But the evaluation is clear in its judgment of the act — it’s “failing,” the report said.
The act is supposed to offer more protection to victims of family abuse and to deal with abuse more quickly and efficiently.
To do this, the act calls for emergency protection orders and community intervention orders, which are supposed to involve local employees known as “community justice outreach workers.”
The emergency protection order allows police to bar an alleged abuser from the family home, give an applicant possession of the family home and children, and prevent an abusive spouse from contacting the family.
And the order may also be used to give a couple a “calming period” of three days, where no contact between a spouse and an abuser is allowed.
A community intervention order, also offered under the act, requires both spouses to attend traditional counselling with an elder.
Other orders require the alleged abuser to provide financial assistance or compensation, which may help women with children, for example, who are fleeing an abusive relationship and possess little money.

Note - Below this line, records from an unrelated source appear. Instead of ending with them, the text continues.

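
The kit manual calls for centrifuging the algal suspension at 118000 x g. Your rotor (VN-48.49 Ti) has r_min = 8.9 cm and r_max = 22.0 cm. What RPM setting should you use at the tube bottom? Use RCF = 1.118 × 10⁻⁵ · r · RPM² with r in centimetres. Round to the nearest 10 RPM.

Use r_max = 22.0 cm.
118,000 = 1.118 × 10⁻⁵ × 22 × N²
N² = 118,000 / (24.596 × 10⁻⁵) = 479,752,805
N ≈ √479,752,805 ≈ 21,903.3

N ≈ 21900 RPM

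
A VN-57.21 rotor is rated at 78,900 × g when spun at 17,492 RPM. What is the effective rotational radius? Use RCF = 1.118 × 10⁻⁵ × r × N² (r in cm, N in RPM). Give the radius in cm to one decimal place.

≈ 23.1 cm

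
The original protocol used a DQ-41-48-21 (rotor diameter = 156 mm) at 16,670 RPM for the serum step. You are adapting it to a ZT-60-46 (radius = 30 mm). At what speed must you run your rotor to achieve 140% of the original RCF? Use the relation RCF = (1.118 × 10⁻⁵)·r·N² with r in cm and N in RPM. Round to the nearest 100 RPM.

31800 RPM

Original rotor: r = 156 mm / 2 = 78 mm = 7.8 cm
RCF = 1.118 × 10⁻⁵ × r × N²
RCF_original = 1.118 × 10⁻⁵ × 7.8 × (16670)² = 1.118 × 10⁻⁵ × 7.8 × 277,888,900 ≈ 24,233 × g
Target RCF = 1.4 × 24,233 ≈ 33,926.2 × g
Your rotor: r = 30 mm = 3.0 cm
33,926.2 = 1.118 × 10⁻⁵ × 3 × N²
N² = 33,926.2 / (3.354 × 10⁻⁵) = 1,011,514,609
N ≈ √1,011,514,609 ≈ 31,804.3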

All these orders may be made by either justices of the peace or judges, whether or not the alleged abuser has been charged or convicted of a crime.
The JP only needs to be convinced that abuse has occurred, and will likely happen again.

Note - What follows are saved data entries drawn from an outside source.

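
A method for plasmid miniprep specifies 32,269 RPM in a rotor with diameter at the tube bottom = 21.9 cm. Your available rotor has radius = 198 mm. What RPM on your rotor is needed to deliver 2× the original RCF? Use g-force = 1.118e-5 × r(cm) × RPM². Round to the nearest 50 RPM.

Original rotor: r = 21.9 / 2 = 10.95 cm
RCF = 1.118 × 10⁻⁵ × r × N²
RCF_original = 1.118 × 10⁻⁵ × 10.95 × (32269)² = 1.118 × 10⁻⁵ × 10.95 × 1,041,288,361 ≈ 127,475.6 × g
Target RCF = 2 × 127,475.6 ≈ 254,951.2 × g
Your rotor: r = 198 mm = 19.8 cm
254,951.2 = 1.118 × 10⁻⁵ × 19.8 × N²
N² = 254,951.2 / (22.1364 × 10⁻⁵) = 1,151,728,375
N ≈ √1,151,728,375 ≈ 33,937.1

33950 RPM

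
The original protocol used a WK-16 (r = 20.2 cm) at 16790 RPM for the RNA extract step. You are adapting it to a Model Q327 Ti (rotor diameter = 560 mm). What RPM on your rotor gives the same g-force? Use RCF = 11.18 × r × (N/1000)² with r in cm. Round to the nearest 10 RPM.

RCF_original = 11.18 × 20.2 × (16.79)² = 11.18 × 20.2 × 281.9041 ≈ 63,664.1 × g
Your rotor: r = 560 mm / 2 = 280 mm = 28 cm
63,664.1 = 11.18 × 28 × (N/1000)²
(N/1000)² = 63,664.1 / 313.04 = 203.3737
N = 1000 × √203.3737 ≈ 14,260.9

≈ 14260 RPM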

But the 2010 evaluation says this act is failing because most community justice outreach workers aren’t “qualified or able to carry out the requisite duties.”
That’s because they lack the skills and knowledge to do so, the report said.
As well, such workers are employees of hamlets, “hired by one authority to do the work of a second, remote authority” — that is, the Government of Nunavut’s justice department.
The outreach workers say they feel “alone and essentially without support.”
They just “occupy space” in the hamlet office and often end up doing other jobs.
Most “see themselves as receptionists who sit and wait for people to come in.”
They admit taking the job for money only and that they are “entirely unsuited for the position.”
And many people told the consultants that they don’t like elders as counselors.
“The elder we had told the alcoholic to drink a little and he’d be okay… the elders were beaten or beat up people themselves — who wants counselling from those people?”
Good work has been done, the evaluation notes, in Iqaluit and Cape Dorset, where the act has been put into action and some emergency protection orders were applied.
Of the 80 emergency protection orders, in 2008-09, 53 came from South Baffin. Of these, 28 were from Iqaluit and Cape Dorset.
Of the seven community intervention orders applied under the act, four were from Iqaluit and Cape Dorset. There was only one compensation order and no stalking prevention orders in all of Nunavut.
The emergency protection orders often fail because couples get back together quickly, and there no consequences for failure, the report said.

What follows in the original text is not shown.